Als „Ketzer“ wurden Menschen bezeichnet, die die Dogmen der Amtskirche ablehnten. In Okzitanien, dem romanisch geprägten Süden Frankreichs, war die alternative Kirche der Katharer entstanden. Abgeleitet von einem ihrer Bischofssitze in Albi sagte man auch Albigenser. Sie hatte sich von Rom losgesagt. Hinzu kam, dass der okzitanische Adel sie duldete , denn an den Höfen von Carcasonne und Toulouse war man tolerant und gesprächsbereit. Zudem war der okzitanische Adel reich und, obwohl unter Lehnsherrschaft des französischen Königs, de facto unabhängig.

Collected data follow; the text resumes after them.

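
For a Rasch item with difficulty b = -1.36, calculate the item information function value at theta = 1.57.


P = 1/(1+exp(-(1.57--1.36))) = 0.9493
I = P*(1-P) = 0.9493 * 0.0507
I = 0.0481

0.0481


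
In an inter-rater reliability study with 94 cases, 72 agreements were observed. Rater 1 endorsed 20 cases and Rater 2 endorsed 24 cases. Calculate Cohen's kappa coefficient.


P_o = 72/94 = 0.765957
P_e = (20*24 + 74*70) / 8836 = 0.640561
kappa = (P_o - P_e) / (1 - P_e)
kappa = (0.765957 - 0.640561) / (1 - 0.640561)
kappa = 0.3489

0.3489


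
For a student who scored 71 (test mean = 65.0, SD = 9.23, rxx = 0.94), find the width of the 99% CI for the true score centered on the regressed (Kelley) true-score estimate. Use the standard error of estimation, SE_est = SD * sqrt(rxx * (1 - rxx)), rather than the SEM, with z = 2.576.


True score estimate = 0.94*71 + 0.06*65.0 = 70.64
SE_est = SD * sqrt(rxx * (1 - rxx)) = 9.23 * sqrt(0.94 * 0.06) = 9.23 * sqrt(0.0564) = 2.192004
CI = T_est +/- z * SE_est, so width = 2 * z * SE_est = 2 * 2.576 * 2.192004
Width = 11.2932

11.2932


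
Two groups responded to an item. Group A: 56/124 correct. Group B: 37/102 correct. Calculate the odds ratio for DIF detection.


Odds_A = 56/68 = 0.8235
Odds_B = 37/65 = 0.5692
OR = Odds_A / Odds_B = 0.8235 / 0.5692
Exactly, OR = (56 * 65) / (68 * 37) = 3640 / 2516
OR = 1.4467

1.4467


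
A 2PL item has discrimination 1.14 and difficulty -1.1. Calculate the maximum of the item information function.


For 2PL, max info at theta = b = -1.1
I_max = a^2 / 4 = 1.14^2 / 4
= 1.2996 / 4
I_max = 0.3249

0.3249


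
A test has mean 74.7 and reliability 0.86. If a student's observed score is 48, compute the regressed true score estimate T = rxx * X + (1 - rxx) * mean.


T_est = rxx * X + (1 - rxx) * mean
T_est = 0.86 * 48 + 0.14 * 74.7
T_est = 41.28 + 10.458
T_est = 51.738

51.738


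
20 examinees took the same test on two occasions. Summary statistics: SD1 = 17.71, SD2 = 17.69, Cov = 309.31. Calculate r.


r = cov(X,Y) / (SD_X * SD_Y)
r = 309.31 / (17.71 * 17.69)
r = 309.31 / 313.2899
r = 0.9873

0.9873


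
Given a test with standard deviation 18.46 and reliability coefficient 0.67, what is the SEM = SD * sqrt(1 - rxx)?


SEM = SD * sqrt(1 - rxx)
SEM = 18.46 * sqrt(1 - 0.67)
SEM = 18.46 * sqrt(0.33) = 18.46 * 0.574456
SEM = 10.6045

10.6045


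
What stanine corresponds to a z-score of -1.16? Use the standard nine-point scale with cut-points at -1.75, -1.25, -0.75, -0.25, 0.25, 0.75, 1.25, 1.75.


Stanine boundaries: [-1.75, -1.25, -0.75, -0.25, 0.25, 0.75, 1.25, 1.75]
z = -1.16
Check each boundary:
  z >= -1.75 -> could be stanine 2
  z >= -1.25 -> could be stanine 3
  z < -0.75
  z < -0.25
  z < 0.25
  z < 0.75
  z < 1.25
  z < 1.75
Highest qualifying boundary gives stanine = 3

3


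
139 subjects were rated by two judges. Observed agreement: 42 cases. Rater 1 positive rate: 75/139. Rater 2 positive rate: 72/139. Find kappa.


P_o = 42/139 = 0.302158
P_e = (75*72 + 64*67) / 19321 = 0.501423
kappa = (P_o - P_e) / (1 - P_e)
kappa = (0.302158 - 0.501423) / (1 - 0.501423)
kappa = -0.3997

-0.3997


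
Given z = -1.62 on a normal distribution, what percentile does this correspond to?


CDF(z) = 0.5 * (1 + erf(z/sqrt(2)))
erf(-1.1455) = -0.8948
CDF = 0.0526
Percentile rank = 0.0526 * 100 = 5.26

5.26


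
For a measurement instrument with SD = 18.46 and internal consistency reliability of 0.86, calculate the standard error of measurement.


SEM = SD * sqrt(1 - rxx)
SEM = 18.46 * sqrt(1 - 0.86)
SEM = 18.46 * sqrt(0.14) = 18.46 * 0.374166
SEM = 6.9071

6.9071


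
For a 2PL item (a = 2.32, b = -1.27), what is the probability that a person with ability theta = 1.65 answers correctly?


a*(theta - b) = 2.32 * (1.65 - -1.27) = 6.7744
exp(-6.7744) = 0.0011
P = 1 / (1 + 0.0011)
P = 0.9989

0.9989


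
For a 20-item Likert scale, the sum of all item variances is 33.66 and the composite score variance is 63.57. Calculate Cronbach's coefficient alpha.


alpha = (k/(k-1)) * (1 - sum(si^2)/s_total^2)
= (20/19) * (1 - 33.66/63.57)
alpha = 0.4953

0.4953


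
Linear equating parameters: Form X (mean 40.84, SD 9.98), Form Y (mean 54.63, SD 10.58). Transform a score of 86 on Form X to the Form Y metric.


slope = SD_Y / SD_X = 10.58 / 9.98 ~ 1.0601
intercept = mean_Y - slope * mean_X = 54.63 - (10.58 / 9.98) * 40.84 ~ 11.3347
Y = slope * X + intercept. To avoid rounding drift from the rounded slope/intercept, evaluate the equivalent form Y = mean_Y + SD_Y * (X - mean_X) / SD_X at full precision:
Y = 54.63 + 10.58 * (86 - 40.84) / 9.98
Y = 54.63 + 10.58 * 45.16 / 9.98
Y = 54.63 + 477.7928 / 9.98
Y = 54.63 + 47.875
Y = 102.505

102.505


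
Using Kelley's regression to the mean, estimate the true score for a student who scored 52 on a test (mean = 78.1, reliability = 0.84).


T_est = rxx * X + (1 - rxx) * mean
T_est = 0.84 * 52 + 0.16 * 78.1
T_est = 43.68 + 12.496
T_est = 56.176

56.176


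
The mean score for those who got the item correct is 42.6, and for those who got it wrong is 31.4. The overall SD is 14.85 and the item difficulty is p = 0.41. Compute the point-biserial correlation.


q = 1 - p = 0.59
rpb = ((M1 - M0) / SD) * sqrt(p * q)
rpb = ((42.6 - 31.4) / 14.85) * sqrt(0.41 * 0.59)
rpb = 0.3709

0.3709


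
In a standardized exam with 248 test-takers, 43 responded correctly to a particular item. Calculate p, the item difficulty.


Item difficulty p = number correct / total examinees
p = 43 / 248
p = 0.1734

0.1734


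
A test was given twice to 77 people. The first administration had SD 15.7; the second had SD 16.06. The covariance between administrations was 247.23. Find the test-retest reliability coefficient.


r = cov(X,Y) / (SD_X * SD_Y)
r = 247.23 / (15.7 * 16.06)
r = 247.23 / 252.142
r = 0.9805

0.9805


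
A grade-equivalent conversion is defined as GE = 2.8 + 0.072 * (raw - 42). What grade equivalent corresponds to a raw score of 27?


raw - median = 27 - 42 = -15
slope * diff = 0.072 * -15 = -1.08
GE = 2.8 + -1.08
GE = 1.72

1.72


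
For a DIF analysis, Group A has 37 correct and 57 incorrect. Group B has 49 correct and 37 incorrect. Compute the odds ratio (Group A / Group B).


Odds_A = 37/57 = 0.6491
Odds_B = 49/37 = 1.3243
OR = Odds_A / Odds_B = 0.6491 / 1.3243
Exactly, OR = (37 * 37) / (57 * 49) = 1369 / 2793
OR = 0.4902

0.4902


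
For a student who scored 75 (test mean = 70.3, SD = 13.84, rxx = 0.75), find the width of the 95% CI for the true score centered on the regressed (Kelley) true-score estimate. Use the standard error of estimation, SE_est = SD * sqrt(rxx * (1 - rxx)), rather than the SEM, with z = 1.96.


True score estimate = 0.75*75 + 0.25*70.3 = 73.825
SE_est = SD * sqrt(rxx * (1 - rxx)) = 13.84 * sqrt(0.75 * 0.25) = 13.84 * sqrt(0.1875) = 5.992896
CI = T_est +/- z * SE_est, so width = 2 * z * SE_est = 2 * 1.96 * 5.992896
Width = 23.4922

23.4922


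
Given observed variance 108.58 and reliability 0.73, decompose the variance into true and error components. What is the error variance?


var_true = rxx * var_obs = 0.73 * 108.58 = 79.2634
var_error = var_obs - var_true
var_error = 108.58 - 79.2634
var_error = 29.3166

29.3166


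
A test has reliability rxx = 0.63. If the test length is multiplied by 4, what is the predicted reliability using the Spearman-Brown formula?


r_new = (n * rxx) / (1 + (n-1) * rxx)
r_new = (4 * 0.63) / (1 + 3 * 0.63)
r_new = 2.52 / 2.89
r_new = 0.872

0.872


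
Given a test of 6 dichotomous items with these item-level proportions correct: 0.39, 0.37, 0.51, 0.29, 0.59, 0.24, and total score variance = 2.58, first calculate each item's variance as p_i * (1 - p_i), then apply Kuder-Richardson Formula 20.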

Nach dem Mord an einem päpstlichen Legaten 1208 hatte Papst Innozenz zum Kreuzzug gegen die Katharer und den okzitanischen Adel aufgerufen. Wer Ketzer duldete, galt selbst als Ketzer, und ein verurteilter Ketzer war zugleich enteignet. „Nehmt ihre Ländereien ..“ forderte Papst Innozenz III. die Kreuzfahrer auf. Seither tobte ein blutiger Krieg. Die Kreuzheere setzten den Süden Frankreichs in Flammen, ganze Städte wurden in Schutt und Asche gelegt, Männer, Frauen und Kinder niedergemacht. Bei Caesarius von Heisterbach findet sich ein Textstelle, die den fürchterlichen Befehl des päpstlichen Legaten Arnaud Amaury zum Massaker von Beziers 1209 wiedergibt. „Tötet sie. Der Herr wird die Seinen schon erkennen.“ (Dialogus miraculorum, distinctio V, capitulum XXI.

1211/12 konzentrierten sich die Kreuzritter auf den Kampf gegen Graf Raimund VI. von Toulouse. Wieder rief Innozenz III., und zahlreiche Ritter  aus Frankreich, Deutschland und Österreich folgten seinem Ruf. Anfang bis Mitte Mai 1212 kämpften auch Graf Adolf III. von Berg und sein Bruder Engelbert, der spätere Erzbischof, gegen die Katharer. Im Sinne Kaiser Ottos war es nicht.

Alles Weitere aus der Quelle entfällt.